The liberation of Marseille was accompanied by wild jubilation. Unlike Paris, it had fallen after an entirely French assault and was only the second French city, after Toulon, to be liberated in this way. On August 29, de Lattre, tearing himself away from the pursuit of Army Group G in the north, participated in the victory parade alongside de Gaulle’s ministers for war and the interior, and watched what was for the general “the unforgettable and poignant procession of all the makers of this second victory—the tirailleurs, the Moroccan Tabors, troopers, zouaves, and gunners—followed by the motley, fevered, bewildering mass of the FFI, between the two lines of a numberless crowd, frenzied, shouting with joy and enthusiasm, whom the guardians of order held back.”

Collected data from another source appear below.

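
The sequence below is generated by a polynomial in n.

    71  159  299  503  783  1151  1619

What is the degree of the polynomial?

3

Δ: 88, 140, 204, 280, 368, 468
Δ²: 52, 64, 76, 88, 100
Δ³: 12, 12, 12, 12
The third differences are constant, so the polynomial has degree 3.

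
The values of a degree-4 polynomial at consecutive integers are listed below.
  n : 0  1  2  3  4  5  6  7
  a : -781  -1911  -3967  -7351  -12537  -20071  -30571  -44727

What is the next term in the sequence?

-63301

D1: -1130, -2056, -3384, -5186, -7534, -10500, -14156
D2: -926, -1328, -1802, -2348, -2966, -3656
D3: -402, -474, -546, -618, -690
D4: -72, -72, -72, -72
Fourth differences constant at -72.
-690 − 72 = -762;  -3656 − 762 = -4418;  -14156 − 4418 = -18574;  -44727 − 18574 = -63301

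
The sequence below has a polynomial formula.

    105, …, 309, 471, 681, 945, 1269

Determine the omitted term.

189

Using the last 5 terms:
162  210  264  324
48  54  60
6  6
Constant third difference = 6.
Extend backward: 48 − 6 = 42;  162 − 42 = 120;  309 − 120 = 189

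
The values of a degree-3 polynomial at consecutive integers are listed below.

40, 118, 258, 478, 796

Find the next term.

Δ: 78 , 140 , 220 , 318
Δ²: 62 , 80 , 98
Δ³: 18 , 18
The third differences are constant (18).
98 + 18 = 116;  318 + 116 = 434;  796 + 434 = 1230

1230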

French casualties in the retaking of Marseilles were 1,825 killed and wounded. Some 11,000 Germans surrendered at the end of the fighting, which came about a month earlier than the Allies had calculated, on D+13 rather than D+45. In spite of the thorough job the Germans had made of the demolition of the harbor facilities, Marseille was rapidly restored as a working port by American engineers. On September 15 the first Liberty ship arrived to disgorge its cargo, and by the end of the month Marseille had taken delivery of over 100,000 tons of cargo. By October, Marseille, Toulon,§ and other ports in southern France had were receiving over 500,000 tons of cargo a month to feed Eisenhower’s broad front drive into Germany.